— Да ладно, ладно, чего ты, — принимается успокаивать Николетину испуганный его гневом Йовица. — Я тебе говорю только об этом…
— И я тебе говорю об этом! — поворачивается к нему спиной Николетина и, задрав до пояса обшарпанную шинель, показывает свои штаны. На широком заду наложена заплата другого цвета, на которой красными печатными буквами значится: «Tiger, trade mark…» [15]
— Вот, видал?
— Что мне смотреть, будто я знаю итальянские буквы? Может, это ты какой фашистский лозунг нашил.

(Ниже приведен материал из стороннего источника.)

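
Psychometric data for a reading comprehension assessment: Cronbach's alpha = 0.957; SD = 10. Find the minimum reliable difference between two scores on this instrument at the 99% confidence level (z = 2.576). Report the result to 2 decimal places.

7.55

SEM = 10.000 * √(1 − 0.957) = 10.000 * √0.043 ≈ 10.000 * 0.207 ≈ 2.074
SE_diff = √2 * SEM ≈ 2.933
Minimum reliable difference = 2.576 * SE_diff ≈ 2.576 * 2.933 ≈ 7.554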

— Лозунг не лозунг, а другой заплаты у меня под рукой не было! — уже спокойнее басит Николетина. — Это я для того, чтобы ты по писаному убедился, что задница моя побывала у оккупантов в переделке.
Их ожесточенная перепалка встревожила маленького итальянца, шедшего впереди и чувствовавшего, что оба они что-то уж очень часто на него поглядывают. Николетина это заметил и потрепал его по плечу.
— Не волнуйся, братишка. Не такой человек Ниджо, чтобы измываться над убогим.
Маленький итальянец залопотал что-то на своем языке. Николетина только помотал головою.
— Каля-маля — совсем-то я тебя, дружище, не понимаю. Имя, имя ты мне скажи, а там разберемся.
Пленный развел руками и пожал плечами в знак непонимания.
— Фу ты, черт! — рявкнул партизан. — Слушай, я — Никола Бурсач, Никола, понял? А он вот — Йовица, Йовица. Ну а ты?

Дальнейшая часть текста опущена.